Hadis hasan li dzatihi ini bias baik derajatnya menjadi hadis
shahih (li ghairihi) bila ada hadis
lain yang sejenis diriwayatkan melalui jalur sanad yang lain. Sebagai contohnya
adalah hadis al-tirmidzi yang diriwayatkan dari Muhammad bin Amr dari Abi
salamah dari Abi Hurairah.
b.
Hasan li
ghairihi
Secara
singkat, hasan li ghairihi ini
terjadi dari hadis dha’if jika banyak periwayatannya, sementara para perawinya
tidak diketahui keahlianya dalam meriwayatkan hadis. Akan tetapi mereka tidak
sampai kepada derajat fasik atau tertuduh suka berbohong atau sifat-sifat jelek
lainnya. Begitulah para ulama memberikan batasan hadis jenis ini, termasuk ibnu
Al-shalah.
Jadi
system periwayatnnya terutama syarat-syarat kesahihannya banyak yang tidak
terpenuhi, akan tetapi para perawinya dikenal sebagai orang yang tidak banyak
berbuat kesalahan atau banyak berbuat dosa. Dan periwayatan hadis tersebut
banyak riwayat, baik dengan redaksi yang serupa(mitslahu) maupun mirip(nahwahu).
Jadi
hadis dha;if yang bias naik kedudukannya menjadi hadis hasan ini, hanyalah
hadis-hadis yang tidak terlalu lemah.
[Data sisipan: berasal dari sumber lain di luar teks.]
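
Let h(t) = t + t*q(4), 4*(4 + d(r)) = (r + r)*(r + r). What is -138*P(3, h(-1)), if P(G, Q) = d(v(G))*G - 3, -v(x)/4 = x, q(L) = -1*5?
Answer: -57546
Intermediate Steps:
q(L) = -5
v(x) = -4*x
d(r) = -4 + r² (d(r) = -4 + ((r + r)*(r + r))/4 = -4 + ((2*r)*(2*r))/4 = -4 + (4*r²)/4 = -4 + r²)
h(t) = -4*t (h(t) = t + t*(-5) = t - 5*t = -4*t)
P(G, Q) = -3 + G*(-4 + 16*G²) (P(G, Q) = (-4 + (-4*G)²)*G - 3 = (-4 + 16*G²)*G - 3 = G*(-4 + 16*G²) - 3 = -3 + G*(-4 + 16*G²))
-138*P(3, h(-1)) = -138*(-3 - 4*3 + 16*3³) = -138*(-3 - 12 + 16*27) = -138*(-3 - 12 + 432) = -138*417 = -57546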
Sementara hadis-hadis yang sangat lemah,
seperti hadis mudhu’, hadis munkar dan hadis matruk, betapapun adanya shyahid dan muttabi’ kedudukannya tetap sebagai hadis dha’if, tidak bias
berubah menjadi hadis hasan.
PENUTUP
Demikianlah
makalah yang dapat kami susun, semoga dapat membawa manfaat bagi pemakalah
khususnya, dan bagi pembaca pada umumnya.
Kami menyadari bahwa makalah kami masih jauh dari sempurna, maka dari itu kritik dan saran
yang konstruktif dari pembaca sangat kami harapkan demi perbaikan makalah ini.
DAFTAR PUSTAKA
Ahmad bin Muhammad Al Fayyumi, Al-Mishbah Al Munir fi Gharib Al Syarh Al
Kabir li Al Rafi’i, juz II (Beirut: Dar Al Kutub Al Ilmiyah,1938H/1978)
Suparta,Munzir.2002.Ilmu Hadits.Jakarta:PT.RajaGrafindo Persada.
Ibnu Taimiyah, Ilmu Al Hadits,(Beirut: Dar Al
Kutub Al Ilmiyyah 1989)
[1] Ahmad bin Muhammad Al
Fayyumi, Al-Mishbah Al Munir fi Gharib Al Syarh Al Kabir li Al Rafi’i, juz II
(Beirut: Dar Al Kutub Al Ilmiyah,1938H/1978),hlm.321.